Ele olhou para mim, apertou um botão em sua cadeira de rodas, e incrivelmente surgiram duas turbinas na parte traseira da cadeira. Que velho filho da puta pensei eu.

– Eae o “Sombra Preta.” Eu chego em meia hora na cidade. Prefere ir caminhando ainda?

– Puta que pariu. Você é um velhote filho da mãe mesmo hein. Olha até minha tia Corina iria se impressionar com isso. – Falei eu subindo na parte traseira da cadeira de rodas onde havia surgido uma pequena rampa onde conseguiria viajar em pé.

– Corina é sua tia. Não me é estranho esse nome. Uma vez tive um pequeno caso com uma bela mulher chamada Corina. Ela tinha as coxas quentes e sabia mexer.

– Porra velho filho da puta. Vai me dizer que traçou minha tia. – Falei eu dando um tapa na cabeça do velho.

– Calma pistoleiro. Isso já é uma outra história. Agora aperte o cinto que a “Cadeira Furacão,” vai pega a estrada. – Falou o velhote dando uma gargalhada.

– Está certo. Quando acaba isso tudo, conversamos sobre minha tia.

A porcaria da cadeira de rodas praticamente levantava voo devido a velocidade que atingia. Era melhor que qualquer cavalo ou motocicleta que pudesse ter. Em pouco tempo já avistávamos a cidade.

– E agora pistoleiro, estamos quase chegando.
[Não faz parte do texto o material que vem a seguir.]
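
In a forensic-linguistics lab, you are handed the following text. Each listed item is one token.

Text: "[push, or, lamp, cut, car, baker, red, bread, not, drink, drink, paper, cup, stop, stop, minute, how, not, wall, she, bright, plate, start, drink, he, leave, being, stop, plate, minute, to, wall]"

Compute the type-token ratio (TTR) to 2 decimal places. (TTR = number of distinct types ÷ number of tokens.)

0.75

N = 32 tokens, V = 24 types.
TTR = V / N = 24 / 32 = 0.75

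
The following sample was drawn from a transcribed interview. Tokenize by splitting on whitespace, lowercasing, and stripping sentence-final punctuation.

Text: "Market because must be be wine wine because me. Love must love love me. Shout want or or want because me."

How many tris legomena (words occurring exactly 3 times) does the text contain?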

O que faremos. – Falou o velhote fazendo a curva final da estrada antes de chegar na cidade.

– Vamos direto no Saloon. Certamente teremos informações lá e encrenca também.

Na entrada da cidade, havia uma placa bem grande com a seguinte escrita:

“Forasteiro filhos da mãe, não são bem vindos aqui.”
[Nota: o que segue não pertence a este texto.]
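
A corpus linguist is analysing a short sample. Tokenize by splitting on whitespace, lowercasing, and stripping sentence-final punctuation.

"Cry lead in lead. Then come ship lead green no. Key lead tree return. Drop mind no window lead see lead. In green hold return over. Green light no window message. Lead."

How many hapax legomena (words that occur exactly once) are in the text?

Frequencies: lead:7, green:3, no:3, in:2, return:2, window:2, cry:1, then:1, come:1, ship:1, key:1, tree:1, drop:1, mind:1, see:1, hold:1, over:1, light:1, message:1
Hapax (freq=1): come, cry, drop, hold, key, light, message, mind, over, see, ship, then, tree

13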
– Gostei da receptividade desse local.

– Acho que você vai gostar mais quando te meterem uma bala na bunda pistoleiro.

– Falou o velhote gargalhando.

A cidade realmente não era nada amistosa. Parecíamos seres extra terrestres pelo modo que os habitantes nos observavam.

– Direto para o Saloon velhote. Não quero perder muito tempo rodando aqui. Certo que teremos confusão.

– Está certo pistoleiro, vamos lá.

Depois de algumas voltas na cidade, chegamos finalmente no Saloon. E era um belo Saloon diga se de passagem. Dois andares. Uma enorme placa luminosa indicando algum show de uma puta rapariga gostosa. Até guarda cavalos tinha.

– Puta que pariu. Que lugar fodastico é esse. Além de colhermos informações que preciso é claro, vamos tomar uma. Eu pago velho – Falei eu desembarcando da cadeira furacão e lhe dando um pequeno soco no braço.

– Tenho certeza que isso não vai acabar bem. – Falou o velhote dando um sorriso e acionando os foguetes da cadeira para subir a rampa de acesso ao bar.

Adentramos no bar. Por um segundo a banda que tocava um rock pauleira parou. Todas as atenções do salão vieram para mim e o velhote. Tirei meu chapéu fiz um breve aceno com a cabeça. Comecei a andar em direção ao balcão. A banda voltou a tocar, as pessoas voltaram a beber, mas as atenções ainda estavam todas em nós.

– Acho que não gostaram muita da gente velhote. – Falei eu com o canto da boca enquanto caminhava em direção ao bar

– Não se preocupe pistoleiro, eles não gostam de ninguém mesmo. Vamos beber e depois vamos quebrar tudo essa espelunca. – Falou velho me tomando a frente em direção ao bar.

Puta que pariu! Eu sozinho já sou locasso. Imagina com esse velhote com trago na mente. Acho que o bicho vai pegar, e vai ser divertido.